La République Démocratique du Congo vient de tourner une page cruciale de son histoire sanitaire. Ce lundi 1er décembre 2025, les autorités ont officiellement déclaré la fin de l’épidémie d’Ebola dans la zone de santé de Bulape, au cœur de la province du Kasaï. Cette annonce solennelle, présidée par la Première Ministre Judith Suminwa, intervient après une période de vigilance extrême de 42 jours sans qu’aucun nouveau cas ne soit enregistré. Un délai qui, dans le monde de la virologie, correspond au double de la période d’incubation maximale du virus et signe ainsi sa probable éradication locale.
Mais comment une telle victoire a-t-elle été possible dans une zone rurale réputée difficile d’accès, où les défis logistiques sont immenses ? La réponse tient en une mobilisation sans faille. Sous la direction du ministre Samuel Roger Kamba, le ministère de la Santé Publique, Hygiène et Prévoyance sociale, appuyé par l’Organisation Mondiale de la Santé et divers partenaires, a déployé une stratégie agressive. Surveillance épidémiologique renforcée, prise en charge rapide et isolée des malades, et surtout, une campagne intensive de sensibilisation communautaire ont formé le trio gagnant pour briser la chaîne de transmission.
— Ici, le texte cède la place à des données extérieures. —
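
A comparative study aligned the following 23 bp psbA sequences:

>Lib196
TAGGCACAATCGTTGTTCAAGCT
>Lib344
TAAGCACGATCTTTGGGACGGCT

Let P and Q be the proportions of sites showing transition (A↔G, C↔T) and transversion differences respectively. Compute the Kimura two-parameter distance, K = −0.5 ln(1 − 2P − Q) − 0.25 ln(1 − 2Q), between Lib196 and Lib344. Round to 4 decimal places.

Mismatches occur at site 3 (G/A, transition), site 8 (A/G, transition), site 12 (G/T, transversion), site 16 (T/G, transversion), site 17 (T/G, transversion), site 18 (C/A, transversion), site 19 (A/C, transversion), site 20 (A/G, transition).
Of the 8 differences, 3 transitions and 5 transversions over 23 sites: P = 3/23 = 0.130435, Q = 5/23 = 0.217391.
d = −0.5·ln(0.521739) − 0.25·ln(0.565218) = −0.5·(-0.650588) − 0.25·(-0.570544) = 0.4679.

0.4679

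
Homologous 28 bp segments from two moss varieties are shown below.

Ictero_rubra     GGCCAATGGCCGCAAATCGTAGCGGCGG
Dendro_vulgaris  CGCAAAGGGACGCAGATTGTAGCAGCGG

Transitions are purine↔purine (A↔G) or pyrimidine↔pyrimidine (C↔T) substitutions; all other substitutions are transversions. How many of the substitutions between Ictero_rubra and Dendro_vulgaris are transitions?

3

Differing sites — 1:G/C (Tv); 4:C/A (Tv); 7:T/G (Tv); 10:C/A (Tv); 15:A/G (Ti); 18:C/T (Ti); 24:G/A (Ti).
Of the 7 differences, 3 transitions and 4 transversions, so the answer is 3.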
Cette réussite est aussi le fruit d’un héritage scientifique précieux. En marge de la célébration, le ministre Kamba a rendu un hommage appuyé au professeur Jean-Jacques Muyembe, le virologue congolais qui a découvert le virus Ebola en 1976. « Grâce à lui, nous avons non seulement le diagnostic d’Ebola, grâce à lui nous n’avons pas seulement le médicament contre Ebola, mais grâce à lui nous avons énormément de chercheurs », a-t-il souligné. Pour pérenniser cet apport, une annonce majeure a été faite : la création du Prix Jean-Jacques Muyembe.
Cette nouvelle distinction nationale vise à honorer et à soutenir l’excellence dans la lutte contre les maladies infectieuses. Elle récompensera annuellement des chercheurs, des prestataires de soins et des acteurs communautaires qui se seront distingués par leur engagement sur le terrain. « Cette distinction […] ira vers toutes les personnes qui se distingueront dans la lutte contre les épidémies, et qui pourront effectivement bénéficier de ce prix pour continuer le travail », a précisé le ministre. Un moyen concret de transformer l’hommage en un levier pour l’avenir, en s’assurant que l’expertise et le dévouement continuent de fleurir en RDC.
Le ministre a partagé une anecdote révélatrice de l’engagement continu du Pr Muyembe, même après 80 ans. Lors du début de cette 16e épidémie Ebola en RDC, c’est lui qui a confirmé au ministre qu’il s’agissait bien de la souche Zaïre, permettant ainsi d’utiliser le vaccin spécifique adapté. Cet épisode illustre comment le savoir-faire accumulé depuis des décennies permet aujourd’hui des réponses plus rapides et plus ciblées.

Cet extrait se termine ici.